Однако, программа построения новой философии на основе понятия целостного разума не могла быть только простым возвратам к святоотеческим текстам. Цивилизация ушла уже далеко вперёд и нужно было в новых условиях, в новом языке воплотить дух древней, но вечно живой церковной традиции любомудрия. Киреевский ясно понимал это: «Но возобновить философию св. отцов в том виде, как она была в их время, невозможно. Возникая из отношения веры к современной образованности, она должна была соответствовать и вопросам своего времени и той образованности, среди которой она развилась. Развитие новых сторон наукообразной и общественной образованности требует и соответственного им нового развития философии. Но истины, выраженные в умозрительных писаниях св. отцов, могут быть для неё живительным зародышем и светлым указателем пути. Противупоставить эти драгоценные и живительные истины современному состоянию философии; проникнуться, по возможности, их смыслом; сообразить в отношении к ним все вопросы современной образованности, все логические истины, добытые наукой, все плоды тысячелетних опытов разума среди его разносторонних деятельностей; изо всех этих соображений вывести общие следствия, соответственные настоящим требованиям просвещения, — вот задача, решение которой могло бы изменить всё направление просвещения в народе, где убеждения православной веры находятся в разногласии с заимствованною образованностию»[130].

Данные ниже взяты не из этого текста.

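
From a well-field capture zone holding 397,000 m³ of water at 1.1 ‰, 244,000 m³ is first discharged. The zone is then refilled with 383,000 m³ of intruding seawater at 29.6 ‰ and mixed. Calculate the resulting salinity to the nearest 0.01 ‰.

21.46 ‰

Remaining after removal: 153,000 m³ at 1.1 ‰ (salt = 168,300)
After addition: salt = 168,300 + 383,000×29.6 = 11,505,100; volume = 536,000 m³
S = 11,505,100 / 536,000 = 21.4647 ‰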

Концепция целостного разума, сложившаяся в трудах старших славянофилов под прямым влиянием православной антропологии и православного понимания духовной жизни, оказалась одной из характернейших тем русской религиозной философии. По своему преломлённая в системе В.С.Соловьёва, она перешла в XX столетие, где разрабатывалась почти всеми крупными русскими философами: С.Н.Трубецким, Е.Н.Трубецким, Н.О.Лосским, С.Л.Франком, о. Павлом Флоренским, о. Сергием Булгаковым и др. В историко-культурном плане концепция целостного разума остаётся и по сегодняшний день философским свидетельством православных истоков русской культуры.
Апофатика и наука
§ 1. Апофатика
Православное богословие всегда настойчиво подчёркивало два пути богопознания: катафатический (положительный) и апофатический (отрицательный). Бог даёт нам познать себя в откровении. Именно из откровения самого Бога мы познаём Его как Любовь, Премудрость, Могущество и т. д. И это есть положительный путь богопознания — познания «Божиих имён». Но одновременно в самом откровении Бог являет себя как трансцендентный, как то, что отлично от всего сущего, как не мир, как Божественное Ничто… «Поэтому и те, кто возлюбил Истину, — пишет Дионисий Ареопагит, — независимо от какой бы то ни было истины, должны воспевать пресущественное Богоначалие, которое является некой превышающей бытие Сверхблагостью, не как Разум или Могущество, не как Мышление, или Жизнь, или Сущность, но как (нечто) совершенно исключающее какое-либо изменение, свойство, жизнь, воображение, представление, наименование, разум, мысль, мышление, сущность, состояние, основание, предел, беспредельность, то есть всё, что присуще сущему»[131].То, что мы познаём в Боге, есть Его энергии, Его действования в мире. Однако нам не дано познать Бога в самом Себе. «Мы не можем мыслить Бога в Нём Самом, в Его сущности, в Его сокровенной тайне. Попытки мыслить Бога в Нём Самом повергают нас в молчание, потому что ни мысль, ни словесные выражения не могут заключить бесконечное в понятия, которые, определяя, ограничивают. Поэтому греческие отцы в познании Бога пошли путём отрицаний», — пишет В.Н. Лосский[132]. Этот путь отрицаний заставляет говорить о поднятии мистика к Богу как о вхождении в «Божественный мрак», где угасают всякие образы и имена, где Божество выступает как бездонная тайна… Неслучайно здесь Лосский говорит и о бесконечности: отношение всех определений мысли к Богу выступает в конце концов как отношение конечного к бесконечному. Мы вернёмся к этому ещё ниже.